Jun. 26, 2003 - 2:08 p.m.
i'm excited about this new production coming to the Chicago civic opera house...
Der Turbaldenung (the Deadbeat), Richard Wagner, 1854
July 1 -- September 1
Set in the Harz Mountains of Central Germany, Der Turbaldenung is Wagner's least-staged opera. He again looks back to Germany's pastoral mythology (a la "Tristan und Isolde") and the tale of Ulfen, younger brother of Heindrich, first king of Upper Saxony.
Ulfen, a woodsman, loses a game of droughts with a group of tree fairies, and forfeits his stewardship of the fabled Gutschtimt Forest, given to him by his brother, King Heindrich. Despondent, Ulfen, moves in with Friedhanna, the seamstress and object of Heindrich's affections.

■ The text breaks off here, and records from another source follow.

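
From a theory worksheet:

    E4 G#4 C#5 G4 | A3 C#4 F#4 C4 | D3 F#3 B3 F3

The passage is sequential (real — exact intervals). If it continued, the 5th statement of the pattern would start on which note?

C2

Taking 4-note groups, the heads are E4, A3, D3: the pattern moves down a 5th.
Extending the heads down a 5th: G2 → C2.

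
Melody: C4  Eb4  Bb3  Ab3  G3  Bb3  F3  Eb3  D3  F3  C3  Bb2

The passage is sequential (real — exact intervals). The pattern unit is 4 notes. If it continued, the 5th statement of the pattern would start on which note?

E2

The 4-note cells begin on C4, G3, D3 — each down a 4th from the last.
Extending the heads down a 4th: A2 → E2.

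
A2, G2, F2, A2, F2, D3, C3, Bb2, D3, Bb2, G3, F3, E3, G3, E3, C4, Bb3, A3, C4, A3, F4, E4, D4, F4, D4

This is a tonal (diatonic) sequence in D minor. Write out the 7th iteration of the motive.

E5 D5 C5 E5 C5

With a 5-note motive the entries are A2, D3, G3, C4, F4, each up a 4th from the previous.
Continuing the starts: Bb4 → E5.
From E5 the diatonic shape gives E5 D5 C5 E5 C5.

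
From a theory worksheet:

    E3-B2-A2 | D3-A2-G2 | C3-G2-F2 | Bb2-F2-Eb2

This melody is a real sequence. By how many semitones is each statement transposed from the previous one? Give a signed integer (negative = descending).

Taking 3-note groups, the heads are E3, D3, C3, Bb2: the pattern moves down a 2nd.
E3 to D3 spans -2 semitones.

-2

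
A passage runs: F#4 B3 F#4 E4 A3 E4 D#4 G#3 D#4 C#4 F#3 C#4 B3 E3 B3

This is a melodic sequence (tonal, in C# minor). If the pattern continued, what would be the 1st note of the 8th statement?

The unit is 3 notes. Position-1 pitches of the 5 shown cells: F#4, E4, D#4, C#4, B3.
Carrying that down a 2nd forward: A3 → G#3 → F#3.

F#3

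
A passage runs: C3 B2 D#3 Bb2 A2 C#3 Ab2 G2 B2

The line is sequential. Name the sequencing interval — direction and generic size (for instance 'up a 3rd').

down a 2nd

The 3-note cells begin on C3, Bb2, Ab2 — each down a 2nd from the last.
From C3 to Bb2: down a 2nd.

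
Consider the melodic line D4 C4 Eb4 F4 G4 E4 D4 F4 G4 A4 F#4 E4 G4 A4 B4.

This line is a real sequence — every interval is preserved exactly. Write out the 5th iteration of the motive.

The 5-note cells begin on D4, E4, F#4 — each up a 2nd from the last.
Continuing the starts: G#4 → A#4.
Statement 5 starts on A#4 and keeps the same exact contour: A#4 G#4 B4 C#5 D#5.

A#4 G#4 B4 C#5 D#5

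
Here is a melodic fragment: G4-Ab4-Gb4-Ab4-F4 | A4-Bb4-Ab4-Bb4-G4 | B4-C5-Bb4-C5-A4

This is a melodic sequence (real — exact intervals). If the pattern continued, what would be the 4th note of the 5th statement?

With 5-note cells, note 4 of each statement runs Ab4, Bb4, C5.
Each moves up a 2nd. Continuing: D5 → E5.

E5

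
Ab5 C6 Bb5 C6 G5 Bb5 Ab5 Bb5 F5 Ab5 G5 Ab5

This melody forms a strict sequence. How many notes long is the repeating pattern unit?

4

There are 12 notes; a 4-note unit gives 3 cells:
Ab5 C6 Bb5 C6 | G5 Bb5 Ab5 Bb5 | F5 Ab5 G5 Ab5
Each cell is the previous one down a 2nd — so the unit is 4 notes.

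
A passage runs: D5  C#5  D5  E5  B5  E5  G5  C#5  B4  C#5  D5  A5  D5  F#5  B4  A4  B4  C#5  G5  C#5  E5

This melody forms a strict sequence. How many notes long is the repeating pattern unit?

21 notes total. Splitting into 3 groups of 7:
D5 C#5 D5 E5 B5 E5 G5 | C#5 B4 C#5 D5 A5 D5 F#5 | B4 A4 B4 C#5 G5 C#5 E5
Each cell is the previous one down a 2nd — so the unit is 7 notes.

7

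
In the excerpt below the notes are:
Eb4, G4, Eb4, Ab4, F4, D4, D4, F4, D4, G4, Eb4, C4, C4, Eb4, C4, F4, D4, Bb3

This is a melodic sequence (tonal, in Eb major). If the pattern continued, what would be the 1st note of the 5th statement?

Ab3

Grouping in 6s, the 1st note of each cell is Eb4, D4, C4.
Carrying that down a 2nd forward: Bb3 → Ab3.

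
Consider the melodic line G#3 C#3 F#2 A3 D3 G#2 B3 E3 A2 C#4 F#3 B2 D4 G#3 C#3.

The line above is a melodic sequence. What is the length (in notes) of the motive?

15 notes total. Splitting into 5 groups of 3:
G#3 C#3 F#2 | A3 D3 G#2 | B3 E3 A2 | C#4 F#3 B2 | D4 G#3 C#3
Each cell is the previous one up a 2nd — so the unit is 3 notes.

3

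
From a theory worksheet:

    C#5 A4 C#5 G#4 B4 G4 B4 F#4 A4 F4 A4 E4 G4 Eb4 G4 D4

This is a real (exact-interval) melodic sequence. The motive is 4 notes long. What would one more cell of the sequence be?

With a 4-note motive the entries are C#5, B4, A4, G4, each down a 2nd from the previous.
From F4 the exact shape gives F4 Db4 F4 C4.

F4 Db4 F4 C4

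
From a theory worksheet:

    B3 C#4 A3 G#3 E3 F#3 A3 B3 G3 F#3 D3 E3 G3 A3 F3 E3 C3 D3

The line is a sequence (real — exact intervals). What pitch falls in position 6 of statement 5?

Bb2

The unit is 6 notes. Position-6 pitches of the 3 shown cells: F#3, E3, D3.
Extending down a 2nd: C3 → Bb2.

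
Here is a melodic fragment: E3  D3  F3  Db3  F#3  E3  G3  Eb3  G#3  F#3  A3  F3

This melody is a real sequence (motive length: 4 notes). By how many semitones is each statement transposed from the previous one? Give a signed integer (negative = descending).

2

Unit = 4 notes; the statements start on E3, F#3, G#3, moving up a 2nd each time.
E3 to F#3 spans +2 semitones.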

Friedhanna permits Ulfen to sleep on her settee. The woodsman spends his days bemoaning his foolishness for losing his woods to the tree fairies ("Did Gunter not tell me that they use loaded dice?"), and revealing his half-baked schemes for quick fortune ("With Uncle Ott's inheritance, I can start my spear sharpening business."). Friedhanna takes Ulfen's complaints with good humor, but his constant presence in her home is a source of frustration for his brother the King, who attempts several unsuccessful trysts with the seamstress, replacing his throne at court with a stuffed likeness.
King Heindrich tempts Ulfen with lesser jobs at the castle ("Perhaps you'd fancy the head curtain detailer's position. I just had the last man hanged."), but his brother refuses.
Frustrated and desiring the lovely Friedhanna, the King arranges a meeting with her in the woods, but both are captured by the tree fairies. Ulfen hears the seamstress' cries and runs into the forest to rescue her. There, the fairies challenge him to another game of droughts for the lives of his friends. This time, Ulfen simply slays the fairies and frees Heindrich and Friedhanna.
In gratitude, the King offers Ulfen the Gutschtimt Forest to tend again, but Ulfen refuses, saying he will travel all the known lands, telling those he meets of his experiences ("I was once like you, a non-working schlub, but I harnessed the power of 'self-actualization' and turned my life around... and now you can, too.").